Who has a role in making our children, youth, families and community thrive?
I think we all do. We cannot ask most people if they feel they matter to other people in their communities. But it is a question asked of middle and high school youth on the Maine Integrated Youth Health Survey (MIYHS), a voluntary survey conducted in many Maine schools every other year.
Do youth feel they matter?
The high school question and the middle school question is worded exactly the same: Do you agree or disagree that in your community you feel like you matter to people?
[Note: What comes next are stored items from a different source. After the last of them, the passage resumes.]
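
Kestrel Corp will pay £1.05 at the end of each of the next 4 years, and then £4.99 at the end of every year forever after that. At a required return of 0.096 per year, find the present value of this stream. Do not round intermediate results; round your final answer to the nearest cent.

PV of 4-year annuity: £1.05 × [1 − (1+0.096)^−4] / 0.096 = 3.35738
Perpetuity value at year 4: £4.99 / 0.096 = 51.97917
PV of perpetuity: 51.97917 / (1+0.096)^4 = 36.02360
Total PV = 3.35738 + 36.02360 = 39.38098

£39.38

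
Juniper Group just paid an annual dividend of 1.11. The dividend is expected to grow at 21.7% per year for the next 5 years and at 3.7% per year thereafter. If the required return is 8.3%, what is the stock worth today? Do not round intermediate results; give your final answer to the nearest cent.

52.82

D_1 = 1.35087
D_2 = 1.64401
D_3 = 2.00076
D_4 = 2.43492
D_5 = 2.96330
Terminal value at year 5: TV = D_5×(1+g_2)/(r−g_2) = 3.07294/0.046 = 66.80313
P_0 = D_1/(1+r)^1 + D_2/(1+r)^2 + D_3/(1+r)^3 + D_4/(1+r)^4 + D_5/(1+r)^5 + TV/(1+r)^5
    = 1.24734 + 1.40167 + 1.57510 + 1.76999 + 1.98899 + 44.83885 = 52.82196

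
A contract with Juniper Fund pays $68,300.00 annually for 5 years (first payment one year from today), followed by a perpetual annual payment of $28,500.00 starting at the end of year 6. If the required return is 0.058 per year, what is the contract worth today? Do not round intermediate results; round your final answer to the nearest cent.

$659947.50

PV of 5-year annuity: $68,300.00 × [1 − (1+0.058)^−5] / 0.058 = 289276.57407
Perpetuity value at year 5: $28,500.00 / 0.058 = 491379.31034
PV of perpetuity: 491379.31034 / (1+0.058)^5 = 370670.93024
Total PV = 289276.57407 + 370670.93024 = 659947.50431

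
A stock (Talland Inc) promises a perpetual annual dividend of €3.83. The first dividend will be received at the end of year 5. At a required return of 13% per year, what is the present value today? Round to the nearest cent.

€18.07

Value at end of year 4: C / r = €3.83 / 0.13 = €29.4615
Discount to today: PV = €29.4615 / (1 + 0.13)^4 = €29.4615 / 1.630474 = €18.07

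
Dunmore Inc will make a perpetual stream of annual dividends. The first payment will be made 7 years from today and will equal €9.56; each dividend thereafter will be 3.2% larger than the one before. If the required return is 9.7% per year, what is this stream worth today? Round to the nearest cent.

Value at end of year 6: C₁ / (r − g) = €9.56 / (0.097 − 0.032) = €147.0769
Discount to today: PV = €147.0769 / (1 + 0.097)^6 = €147.0769 / 1.742769 = €84.39

€84.39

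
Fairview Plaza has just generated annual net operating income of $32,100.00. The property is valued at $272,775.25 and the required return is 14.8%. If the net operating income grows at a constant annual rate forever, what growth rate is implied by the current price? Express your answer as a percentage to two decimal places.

P = D₀(1+g)/(r−g) ⇒ P(r−g) = D₀(1+g) ⇒ g(P+D₀) = P·r − D₀
g = (P·r − D₀)/(P + D₀) = ($272,775.25×0.148 − $32,100.00) / ($272,775.25 + $32,100.00) = 0.027128

2.71%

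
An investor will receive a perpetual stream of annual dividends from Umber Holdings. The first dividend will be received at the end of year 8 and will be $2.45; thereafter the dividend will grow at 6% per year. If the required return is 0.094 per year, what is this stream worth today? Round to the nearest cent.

$38.42

Value at end of year 7: C₁ / (r − g) = $2.45 / (0.094 − 0.06) = $72.0588
Discount to today: PV = $72.0588 / (1 + 0.094)^7 = $72.0588 / 1.875518 = $38.42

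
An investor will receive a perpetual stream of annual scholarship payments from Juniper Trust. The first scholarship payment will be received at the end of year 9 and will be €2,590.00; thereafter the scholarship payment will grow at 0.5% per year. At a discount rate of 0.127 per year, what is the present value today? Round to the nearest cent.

Value at end of year 8: C₁ / (r − g) = €2,590.00 / (0.127 − 0.005) = €21,229.5082
Discount to today: PV = €21,229.5082 / (1 + 0.127)^8 = €21,229.5082 / 2.602504 = €8,157.34

€8157.34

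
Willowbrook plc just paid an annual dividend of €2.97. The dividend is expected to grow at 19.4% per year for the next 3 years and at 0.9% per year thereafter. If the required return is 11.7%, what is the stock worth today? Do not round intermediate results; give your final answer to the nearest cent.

€44.09

D_1 = 3.54618
D_2 = 4.23414
D_3 = 5.05556
Terminal value at year 3: TV = D_3×(1+g_2)/(r−g_2) = 5.10106/0.108 = 47.23205
P_0 = D_1/(1+r)^1 + D_2/(1+r)^2 + D_3/(1+r)^3 + TV/(1+r)^3
    = 3.17474 + 3.39359 + 3.62752 + 33.89045 = 44.08629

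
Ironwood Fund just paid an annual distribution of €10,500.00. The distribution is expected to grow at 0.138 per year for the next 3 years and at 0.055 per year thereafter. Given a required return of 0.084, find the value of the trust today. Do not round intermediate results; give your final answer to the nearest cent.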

Below are findings from the 2021 MIYHS.
- Of the 26,000+ high school students in grades 9, 10, 11 and 12 who answered the question
- Less than half, only 47%, of girls replied agree or strongly agree
- Over half, 56.3%, of all boys also replied agree or disagree with the question
- Of the 13,625 middle school students in grades 7 and 8 who answered the question
- Less than half, only 48.5%, of girls replied agree or strongly agree
- Over half, 62%, of all boys also replied agree or disagree with the question
These rates are concerning for many reasons some of which are the increased probabilities for youth to experiment and continue with some risky behaviors that could include trying tobacco or other substances, skipping school, unprotected sex, violence behavior, and possibly isolation. We also know that believing you do not matter to people, that you do not belong, have negative impacts on the mental health of all people, including our youth.
And remember youth who live in poverty, are members or racial or ethnic minorities, are immigrants or refuges, or identify as LGBTQ+ have even lower scores for feeling they belong. There are interesting perspectives about the LGBTQ+ youth in their own words on our website. (hccame.org – click on the LGBTQ+ tab)
Also the Gardiner Area Thrives Coalition is working to increase a sense of belonging for students and families served by MSAD #11 schools and towns or Gardiner, Pittston, Randolph and West Gardiner.
Wonder how a member of the community, a business owner, a town counselor or select board member or just about anyone can make a difference?
Take a look at the newly published Maine Youth Thriving Guide for Community Action* that you can find FREE on the Maine Resilience Building Network webpage.
Although youth are in school many hours a day for 180 days a year, schools are only one part of the systems that can support children and youth. The conditions in the community, state, and even in the country have a lot of influence on the wellbeing of our young people. And of course social media and other electronic entertainment forms shape our perceptions of our world and ourselves.
HCCA staff members and partners from Gardiner Area High School will be attending the April 12 and 13, 2023 conference Together We Can Thrive: Creating an equitable shared path forward to promote resilience in Maine communities. Join us if you can, or ask us about what we have learned.